For the next few weeks, Refractions will be posting stories and pictures from the Journey Haiti team. Here is the rest of Dave's descriptions of days 3-5. For more from Dave, including videos, check out his blog, The Agnostic Pentecostal.

One of the days we walked around the market, which only happens two days a week. Market day is when people from all the surrounding tiny villages pour into Marfranc to buy and sell whatever they may have been able to harvest, kill, or otherwise acquire. When you look around at the mountains and jungle, you would never know there were thousands of people living all over the place, under the canopy of banana and cacao trees and behind veils of sugarcane. But on market day they all come out of hiding, wade across the Grand Anse river (there are no bridges), and buzz around the central village.

The sounds: Machetes hacking through cow legs. A hand plane shaving an ice block, making (literally) shaved ice to douse with black syrup from an old antifreeze jug. Machete blades dragging across hand-turned sharpening stones – one man, squatting on the ground, hand-turns a crank that spins an old motorcycle rim, which turns a leather belt, which turns the grinding wheel for the man standing up, holding the blade to the grinder. People shouting. Vendors announcing their wares. Goats bleating. Pigs grunting. Young men slamming dominoes on a piece of plywood. Plantains sizzling in oil in a cast-iron cauldron over an open fire in the street.
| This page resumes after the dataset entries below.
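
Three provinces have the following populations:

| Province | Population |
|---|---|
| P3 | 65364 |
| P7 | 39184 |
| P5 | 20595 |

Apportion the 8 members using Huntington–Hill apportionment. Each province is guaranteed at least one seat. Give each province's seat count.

With divisor 15306: modified quotas P3 4.270, P7 2.560, P5 1.346.
Geometric-mean thresholds: P3 √(4·5)=4.472, P7 √(2·3)=2.449, P5 √(1·2)=1.414.
Each quota rounded against its threshold gives P3 4, P7 3, P5 1 (total 8).

P3: 4; P7: 3; P5: 1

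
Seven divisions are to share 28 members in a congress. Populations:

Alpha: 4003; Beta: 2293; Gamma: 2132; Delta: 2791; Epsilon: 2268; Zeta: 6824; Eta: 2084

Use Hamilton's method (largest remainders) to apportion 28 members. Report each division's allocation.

Standard divisor: 22395 ÷ 28 ≈ 799.821.
Standard quotas: Alpha 5.0049, Beta 2.8669, Gamma 2.6656, Delta 3.4895, Epsilon 2.8356, Zeta 8.5319, Eta 2.6056.
Lower quotas: Alpha 5, Beta 2, Gamma 2, Delta 3, Epsilon 2, Zeta 8, Eta 2 (sum 24, leaving 4 seats).
Remainders in descending order: Beta 0.8669, Epsilon 0.8356, Gamma 0.6656, Eta 0.6056, Zeta 0.5319, Delta 0.4895, Alpha 0.0049.
Largest remainders: Beta, Epsilon, Gamma, Eta receive the extra seats.

Alpha 5, Beta 3, Gamma 3, Delta 3, Epsilon 3, Zeta 8, Eta 3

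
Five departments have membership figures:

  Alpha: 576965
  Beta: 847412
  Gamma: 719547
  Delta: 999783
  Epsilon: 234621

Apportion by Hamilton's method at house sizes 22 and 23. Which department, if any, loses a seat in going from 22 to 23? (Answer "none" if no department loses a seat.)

At 22 seats: Alpha 4, Beta 5, Gamma 5, Delta 6, Epsilon 2.
At 23 seats: Alpha 4, Beta 6, Gamma 5, Delta 7, Epsilon 1.
Epsilon drops from 2 to 1.

Epsilon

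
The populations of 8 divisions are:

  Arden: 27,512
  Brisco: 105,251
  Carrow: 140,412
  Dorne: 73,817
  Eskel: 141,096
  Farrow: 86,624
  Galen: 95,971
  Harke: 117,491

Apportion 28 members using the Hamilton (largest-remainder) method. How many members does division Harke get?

Standard divisor: 788174 ÷ 28 ≈ 28149.071.
Standard quotas: Arden 0.9774, Brisco 3.7391, Carrow 4.9882, Dorne 2.6224, Eskel 5.0125, Farrow 3.0773, Galen 3.4094, Harke 4.1739.
Lower quotas: Arden 0, Brisco 3, Carrow 4, Dorne 2, Eskel 5, Farrow 3, Galen 3, Harke 4 (sum 24, leaving 4 seats).
Remainders in descending order: Carrow 0.9882, Arden 0.9774, Brisco 0.7391, Dorne 0.6224, Galen 0.4094, Harke 0.1739, Farrow 0.0773, Eskel 0.0125.
Largest remainders: Carrow, Arden, Brisco, Dorne receive the extra seats.
Harke receives 4.

4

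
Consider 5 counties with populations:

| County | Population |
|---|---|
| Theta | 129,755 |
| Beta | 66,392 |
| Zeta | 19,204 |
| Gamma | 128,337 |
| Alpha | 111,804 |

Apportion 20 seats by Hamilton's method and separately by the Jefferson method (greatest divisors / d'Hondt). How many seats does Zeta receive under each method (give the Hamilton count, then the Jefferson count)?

1 and 0

Hamilton: Theta 6, Beta 3, Zeta 1, Gamma 5, Alpha 5.
Jefferson: Theta 6, Beta 3, Zeta 0, Gamma 6, Alpha 5.
Zeta gets 1 under Hamilton and 0 under Jefferson.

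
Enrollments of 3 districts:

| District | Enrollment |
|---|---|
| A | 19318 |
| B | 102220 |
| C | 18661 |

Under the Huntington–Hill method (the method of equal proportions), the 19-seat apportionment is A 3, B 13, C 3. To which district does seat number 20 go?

B

Priority for the next seat is population ÷ (√(s·(s+1))).
Priorities: A 5576.626, B 7577.051, C 5386.967.
Highest priority: B.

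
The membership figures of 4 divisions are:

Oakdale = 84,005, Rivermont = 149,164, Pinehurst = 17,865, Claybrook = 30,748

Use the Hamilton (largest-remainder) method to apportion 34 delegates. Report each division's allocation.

Standard divisor: 281782 ÷ 34 ≈ 8287.706.
Standard quotas: Oakdale 10.1361, Rivermont 17.9982, Pinehurst 2.1556, Claybrook 3.7101.
Lower quotas: Oakdale 10, Rivermont 17, Pinehurst 2, Claybrook 3 (sum 32, leaving 2 seats).
Remainders in descending order: Rivermont 0.9982, Claybrook 0.7101, Pinehurst 0.1556, Oakdale 0.1361.
Largest remainders: Rivermont, Claybrook receive the extra seats.

Oakdale 10; Rivermont 18; Pinehurst 2; Claybrook 4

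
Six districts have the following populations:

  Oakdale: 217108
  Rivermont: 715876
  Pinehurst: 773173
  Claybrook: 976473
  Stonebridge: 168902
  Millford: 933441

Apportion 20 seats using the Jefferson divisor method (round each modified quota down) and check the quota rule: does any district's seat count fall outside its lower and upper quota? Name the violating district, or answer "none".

none

Standard quotas: Oakdale 1.147, Rivermont 3.783, Pinehurst 4.085, Claybrook 5.160, Stonebridge 0.892, Millford 4.932.
Jefferson allocation: Oakdale 1, Rivermont 4, Pinehurst 4, Claybrook 5, Stonebridge 1, Millford 5.
Every allocation lies between the lower and upper quota.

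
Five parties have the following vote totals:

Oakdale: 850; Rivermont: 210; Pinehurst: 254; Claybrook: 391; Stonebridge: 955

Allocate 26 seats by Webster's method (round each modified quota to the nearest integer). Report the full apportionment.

Standard divisor 2660/26 ≈ 102.308; standard quotas: Oakdale 8.308, Rivermont 2.053, Pinehurst 2.483, Claybrook 3.822, Stonebridge 9.335.
Rounding to the nearest integer gives 8, 2, 2, 4, 9 = 25 seats, so the divisor must be adjusted.
With modified divisor 100.74: modified quotas Oakdale 8.438, Rivermont 2.085, Pinehurst 2.521, Claybrook 3.881, Stonebridge 9.480.
Rounding to the nearest integer: Oakdale 8, Rivermont 2, Pinehurst 3, Claybrook 4, Stonebridge 9 (total 26).

Oakdale=8, Rivermont=2, Pinehurst=3, Claybrook=4, Stonebridge=9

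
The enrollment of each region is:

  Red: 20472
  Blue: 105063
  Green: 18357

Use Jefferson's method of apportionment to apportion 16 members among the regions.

Standard divisor 143892/16 ≈ 8993.25; standard quotas: Red 2.276, Blue 11.682, Green 2.041.
Rounding down gives 2, 11, 2 = 15 seats, so the divisor must be adjusted.
With modified divisor 8400: modified quotas Red 2.437, Blue 12.508, Green 2.185.
Rounding down: Red 2, Blue 12, Green 2 (total 16).

Red=2, Blue=12, Green=2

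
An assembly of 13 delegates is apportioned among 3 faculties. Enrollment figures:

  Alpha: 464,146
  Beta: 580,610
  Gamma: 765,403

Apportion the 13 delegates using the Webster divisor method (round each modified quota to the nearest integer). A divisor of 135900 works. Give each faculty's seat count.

With modified divisor 135900: modified quotas Alpha 3.415, Beta 4.272, Gamma 5.632.
Rounding to the nearest integer: Alpha 3, Beta 4, Gamma 6 (total 13).

Alpha=3, Beta=4, Gamma=6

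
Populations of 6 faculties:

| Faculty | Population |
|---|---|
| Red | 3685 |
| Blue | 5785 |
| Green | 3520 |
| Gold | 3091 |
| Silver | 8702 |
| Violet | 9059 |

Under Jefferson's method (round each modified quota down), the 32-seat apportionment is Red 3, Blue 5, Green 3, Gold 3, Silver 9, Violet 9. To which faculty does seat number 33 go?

Blue

Priority for the next seat is population ÷ (current seats + 1).
Priorities: Red 921.250, Blue 964.167, Green 880.000, Gold 772.750, Silver 870.200, Violet 905.900.
Highest priority: Blue.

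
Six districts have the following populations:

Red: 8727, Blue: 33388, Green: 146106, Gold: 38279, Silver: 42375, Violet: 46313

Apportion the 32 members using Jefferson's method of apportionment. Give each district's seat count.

Red 0, Blue 3, Green 16, Gold 4, Silver 4, Violet 5

Standard divisor 315188/32 ≈ 9849.625; standard quotas: Red 0.886, Blue 3.390, Green 14.834, Gold 3.886, Silver 4.302, Violet 4.702.
Rounding down gives 0, 3, 14, 3, 4, 4 = 28 seats, so the divisor must be adjusted.
With modified divisor 8930: modified quotas Red 0.977, Blue 3.739, Green 16.361, Gold 4.287, Silver 4.745, Violet 5.186.
Rounding down: Red 0, Blue 3, Green 16, Gold 4, Silver 4, Violet 5 (total 32).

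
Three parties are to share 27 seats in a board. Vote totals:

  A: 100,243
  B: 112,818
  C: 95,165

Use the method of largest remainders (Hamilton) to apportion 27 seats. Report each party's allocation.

Total 308226; standard divisor 308226/27 ≈ 11415.778.
Standard quotas: A 8.7811, B 9.8826, C 8.3363.
Lower quotas: A 8, B 9, C 8 (sum 25, leaving 2 seats).
Remainders in descending order: B 0.8826, A 0.7811, C 0.3363.
Largest remainders: B, A receive the extra seats.

A=9, B=10, C=8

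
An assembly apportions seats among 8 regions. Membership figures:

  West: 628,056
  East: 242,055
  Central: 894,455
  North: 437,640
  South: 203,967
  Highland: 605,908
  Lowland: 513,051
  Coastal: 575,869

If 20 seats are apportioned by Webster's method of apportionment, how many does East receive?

1

Standard divisor 4101001/20 ≈ 205050.05; standard quotas: West 3.063, East 1.180, Central 4.362, North 2.134, South 0.995, Highland 2.955, Lowland 2.502, Coastal 2.808.
Rounding to the nearest integer gives West 3, East 1, Central 4, North 2, South 1, Highland 3, Lowland 3, Coastal 3 — total 20, matching the house size, so no adjustment is needed.
East receives 1.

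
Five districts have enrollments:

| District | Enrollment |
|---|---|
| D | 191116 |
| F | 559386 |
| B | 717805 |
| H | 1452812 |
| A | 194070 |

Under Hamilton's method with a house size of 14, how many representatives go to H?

The standard divisor is 3115189/14 ≈ 222513.5.
Standard quotas: D 0.8589, F 2.5139, B 3.2259, H 6.5291, A 0.8722.
Lower quotas: D 0, F 2, B 3, H 6, A 0 (sum 11, leaving 3 seats).
Remainders in descending order: A 0.8722, D 0.8589, H 0.5291, F 0.5139, B 0.2259.
Largest remainders: A, D, H receive the extra seats.
H receives 7.

7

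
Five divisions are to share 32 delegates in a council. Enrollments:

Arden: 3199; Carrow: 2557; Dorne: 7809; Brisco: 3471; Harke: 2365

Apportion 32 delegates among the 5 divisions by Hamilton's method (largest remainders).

Arden 5, Carrow 4, Dorne 13, Brisco 6, Harke 4

Standard divisor: 19401 ÷ 32 ≈ 606.281.
Standard quotas: Arden 5.2764, Carrow 4.2175, Dorne 12.8802, Brisco 5.7251, Harke 3.9008.
Lower quotas: Arden 5, Carrow 4, Dorne 12, Brisco 5, Harke 3 (sum 29, leaving 3 seats).
Remainders in descending order: Harke 0.9008, Dorne 0.8802, Brisco 0.7251, Arden 0.2764, Carrow 0.2175.
The surplus seats go to Harke, Dorne, Brisco.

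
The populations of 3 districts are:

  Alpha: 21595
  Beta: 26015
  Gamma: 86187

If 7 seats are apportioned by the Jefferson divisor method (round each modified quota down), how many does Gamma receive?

Standard divisor 133797/7 ≈ 19113.857; standard quotas: Alpha 1.130, Beta 1.361, Gamma 4.509.
Rounding down gives 1, 1, 4 = 6 seats, so the divisor must be adjusted.
With modified divisor 15800: modified quotas Alpha 1.367, Beta 1.647, Gamma 5.455.
Rounding down: Alpha 1, Beta 1, Gamma 5 (total 7).
Gamma receives 5.

5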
Which brings me to the smells – Cow skin and fat festering in the very hot sun. Food simmering next to it. The fragrance of ripe tropical fruit blends into the air, but the sweetness is tempered with the earthy must of the pigs’ wallow nearby. Around the corner is the smell of fresh tobacco laid out on paper, and an old lady smoking her thick, self-made roll of it. And there’s lots of sweat. And that is the market. After people get what they need, they carry it on their heads or drag it behind them (especially if it’s a live animal), strip down, and wade back across the chest-deep river, back to their homes under the trees.

After spending our days painting walls and painting nails and roaming the market, we hiked back home, through a centuries-old cemetery, through a narrow pass in the jungle foliage, past an old sugar pressing plant, down a hillside path overlooking banana plantations and people singing together while they hand-plow fields. Those were most of our days.

Except the day we went to the beach, which, all I can say here, was by far one of the most beautiful beaches I have ever visited. Absolutely breathtaking, and refreshing after our hard work days. A big, private cove flanked by green-covered limestone cliffs. Crystal clear, aquamarine water. And an old sunken WWI German U-boat laying right in the middle of the cove, hinting at the undercurrent of constant political turmoil in Haiti. We played on its rusted skeleton. And there was a swim-in cave. And powder sands. And I can’t say enough.